In the digital era, publishing your work online is essential to grow your portfolio, attract clients, and share your ideas. However, this exposure comes with a major risk: plagiarism. Copying a high-resolution photograph, stealing software source code, or copying a book draft takes seconds and requires no technical skill.
Under international copyright laws (such as the Berne Convention), copyright is born automatically at the moment of creation. You do not need to register your work with expensive governmental patent offices to own it. But if someone else copies your work and claims it as their own, you must be able to legally prove that you were the first to create it. This is where blockchain notarization comes in.
1. The Rule of Prior Art (Anteriorità)
If a dispute arises, the party that can provide a reliable, objective, and tamper-proof timestamp of their file in court has a decisive advantage.

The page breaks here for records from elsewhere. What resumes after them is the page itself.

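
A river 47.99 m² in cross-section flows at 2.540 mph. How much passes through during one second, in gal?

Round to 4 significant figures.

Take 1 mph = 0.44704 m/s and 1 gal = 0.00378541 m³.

2.540 mph × 0.44704 → 1.13548 m/s
V = v × A × t = 1.13548 m/s × 47.99 m² × 1 s = 54.4917 m³
54.4917 m³ ÷ (0.00378541 m³/gal) = 14395.2 gal

1.440×10⁴ gal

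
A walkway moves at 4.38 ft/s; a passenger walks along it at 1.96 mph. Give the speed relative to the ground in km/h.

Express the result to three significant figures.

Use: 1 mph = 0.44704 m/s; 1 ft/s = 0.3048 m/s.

7.96 km/h

4.38 ft/s × 0.3048 = 1.33502 m/s
1.96 mph × 0.44704 = 0.876198 m/s
Total: 1.33502 + 0.876198 = 2.21122 m/s
In km/h: 2.21122 / (1/3.6) = 7.96039 km/h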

Traditional methods of proving prior existence include:
- Registering the work with a collective management organization (like SIAE in Italy or WIPO internationally), which is expensive and bureaucratic.

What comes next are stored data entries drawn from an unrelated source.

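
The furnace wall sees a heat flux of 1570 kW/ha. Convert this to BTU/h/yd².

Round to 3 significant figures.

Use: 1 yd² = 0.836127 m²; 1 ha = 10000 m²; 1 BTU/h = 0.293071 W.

1570 kW/ha × 1000 W/kW ÷ 10000 m²/ha = 157 W/m²
157 W/m² ÷ 0.293071 W/BTU/h × 0.836127 m²/yd² = 447.919 BTU/h/yd²

448 BTU/h/yd²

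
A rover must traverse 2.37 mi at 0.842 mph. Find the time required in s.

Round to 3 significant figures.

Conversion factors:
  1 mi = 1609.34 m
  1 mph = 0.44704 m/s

2.37 mi × 1609.34 = 3814.14 m
0.842 mph × 0.44704 = 0.376408 m/s
t = d / v = 3814.14 m / 0.376408 m/s = 10133 s

1.01×10⁴ s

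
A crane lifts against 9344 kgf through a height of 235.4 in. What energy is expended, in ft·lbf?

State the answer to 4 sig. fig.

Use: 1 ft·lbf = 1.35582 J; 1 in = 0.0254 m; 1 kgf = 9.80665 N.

9344 kgf × 9.80665 = 91633.3 N
235.4 in × 0.0254 = 5.97916 m
W = F × d = 91633.3 N × 5.97916 m = 547890 J
547890 J ÷ (1.35582 J/ft·lbf) = 404102 ft·lbf

4.041×10⁵ ft·lbf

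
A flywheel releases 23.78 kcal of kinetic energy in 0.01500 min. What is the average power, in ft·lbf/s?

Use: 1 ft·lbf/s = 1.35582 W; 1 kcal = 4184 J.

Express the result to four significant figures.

23.78 kcal × 4184 = 99495.5 J
0.01500 min × 60 = 0.9 s
P = E / t = 99495.5 J / 0.9 s = 110551 W
110551 W ÷ (1.35582 W/ft·lbf/s) = 81538.1 ft·lbf/s

8.154×10⁴ ft·lbf/s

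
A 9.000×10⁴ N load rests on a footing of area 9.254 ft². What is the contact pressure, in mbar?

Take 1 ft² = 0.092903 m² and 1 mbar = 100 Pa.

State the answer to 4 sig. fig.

9.254 ft² × 0.092903 = 0.859724 m²
P = F / A = 90000 N / 0.859724 m² = 104685 Pa
104685 Pa ÷ (100 Pa/mbar) = 1046.85 mbar

1047 mbar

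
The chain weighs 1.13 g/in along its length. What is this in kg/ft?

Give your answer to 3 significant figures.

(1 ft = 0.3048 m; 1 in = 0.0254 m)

0.0136 kg/ft

1.13 g/in × 0.001 kg/g ÷ 0.0254 m/in = 0.0444882 kg/m
0.0444882 kg/m × 0.3048 m/ft = 0.01356 kg/ft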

- Sending a registered letter to oneself, a method that is obsolete and easily challengeable in modern digital forensic litigation.
Cryptographic blockchain notarization offers a modern alternative: by registering the unique cryptographic hash (SHA-256) of your master file on the decentralized Bitcoin ledger, you establish mathematically indisputable evidence of its existence at a specific point in time.

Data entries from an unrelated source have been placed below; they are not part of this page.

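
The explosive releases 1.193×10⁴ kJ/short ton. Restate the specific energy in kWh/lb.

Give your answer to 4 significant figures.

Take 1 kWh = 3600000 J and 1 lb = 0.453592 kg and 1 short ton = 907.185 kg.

0.001657 kWh/lb

1.193×10⁴ kJ/short ton × 1000 J/kJ ÷ 907.185 kg/short ton = 13150.6 J/kg
13150.6 J/kg ÷ 3600000 J/kWh × 0.453592 kg/lb = 0.00165695 kWh/lb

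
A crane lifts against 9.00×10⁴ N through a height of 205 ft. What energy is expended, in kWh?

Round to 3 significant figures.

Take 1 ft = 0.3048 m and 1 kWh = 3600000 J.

1.56 kWh

205 ft × 0.3048 = 62.484 m
W = F × d = 90000 N × 62.484 m = 5.62356×10⁶ J
5.62356×10⁶ J ÷ (3600000 J/kWh) = 1.5621 kWh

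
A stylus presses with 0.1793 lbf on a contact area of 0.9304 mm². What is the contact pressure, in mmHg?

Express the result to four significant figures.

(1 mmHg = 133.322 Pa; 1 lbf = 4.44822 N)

6430 mmHg

0.1793 lbf × 4.44822 → 0.797566 N
0.9304 mm² × 10⁻⁶ → 9.304×10⁻⁷ m²
P = F / A = 0.797566 N / 9.304×10⁻⁷ m² = 857229 Pa
857229 Pa ÷ (133.322 Pa/mmHg) = 6429.76 mmHg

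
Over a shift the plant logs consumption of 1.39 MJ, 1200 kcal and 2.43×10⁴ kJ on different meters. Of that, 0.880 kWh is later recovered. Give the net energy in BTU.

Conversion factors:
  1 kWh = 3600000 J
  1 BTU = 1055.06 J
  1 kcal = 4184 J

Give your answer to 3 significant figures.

2.61×10⁴ BTU

1.39 MJ × 1000000 = 1.39×10⁶ J
1200 kcal × 4184 = 5.0208×10⁶ J
2.43×10⁴ kJ × 1000 = 2.43×10⁷ J
0.880 kWh × 3600000 = 3.168×10⁶ J
Net: 1.39×10⁶ + 5.0208×10⁶ + 2.43×10⁷ − 3.168×10⁶ = 2.75428×10⁷ J
In BTU: 2.75428×10⁷ / 1055.06 = 26105.4 BTU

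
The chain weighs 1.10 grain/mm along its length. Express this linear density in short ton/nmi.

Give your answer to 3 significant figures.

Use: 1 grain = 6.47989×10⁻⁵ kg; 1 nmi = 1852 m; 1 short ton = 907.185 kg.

0.146 short ton/nmi

1.10 grain/mm × 6.47989×10⁻⁵ kg/grain ÷ 0.001 m/mm = 0.0712788 kg/m
0.0712788 kg/m ÷ 907.185 kg/short ton × 1852 m/nmi = 0.145514 short ton/nmi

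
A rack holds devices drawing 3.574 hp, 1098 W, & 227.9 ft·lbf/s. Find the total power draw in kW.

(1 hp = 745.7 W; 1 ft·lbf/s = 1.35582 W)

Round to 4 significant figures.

4.072 kW

3.574 hp × 745.7 = 2665.13 W
1098 W (already W)
227.9 ft·lbf/s × 1.35582 = 308.991 W
Total: 2665.13 + 1098 + 308.991 = 4072.12 W
In kW: 4072.12 / 1000 = 4.07212 kW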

2. Why Your Privacy is Fully Protected
One of the biggest concerns for authors is leaks. If you upload your unreleased novel, secret source code, or raw photography project to a third-party website, you risk exposing your intellectual value.
Verifybit is designed with a zero-knowledge and privacy-first architecture:
- We do not store or keep your original files on our servers.
- When you upload a file, the system calculates its SHA-256 hash (a unique 64-character alphanumeric string) and discards the original file from memory instantly.
- Only the hash (which is a one-way mathematical function; it cannot be reversed to reconstruct the original document) is registered on the blockchain.
- Your confidential designs, photos, and texts stay strictly on your local computer.
3. How to Apply this to Different Creative Workflows
📸 For Photographers
Before publishing compressed JPEG previews on social media or portfolio websites, calculate the hash and notarize your original **RAW files** (formats like .NEF, .CR3, .ARW, or .3FR). The RAW file contains the camera's original sensor data and EXIF metadata, making it absolute proof of authorship when combined with the blockchain timestamp.
💻 For Software Developers
Compress your source code repository into a ZIP file before pitch meetings with clients or investors. Notarize the ZIP archive on Verifybit. If a competitor breaches an NDA and implements an identical copy of your code, your timestamp receipt will show that your software existed prior to any commercial interactions.
✍️ For Writers and Screenwriters
Notarize PDF drafts of your manuscripts, lyrics, or scripts before sending them to publishers, contests, or literary agents.
4. What to Do in Case of Plagiarism
If you discover that someone is using your work without permission:
- Consult your legal counsel and draft a formal cease-and-desist letter (diffida).
- Attach the original file (e.g., the RAW photo or manuscript PDF).
- Attach the
.otsreceipt file and the PDF certificate generated by Verifybit. - Show that the cryptographic footprint of the original file is recorded on the Bitcoin blockchain on a block dated months or years prior to the competitor's publication.
In most cases, when faced with definitive, peer-verifiable crittographic proof, plagiarists and their legal departments settle out of court, realizing that any litigation would be futile.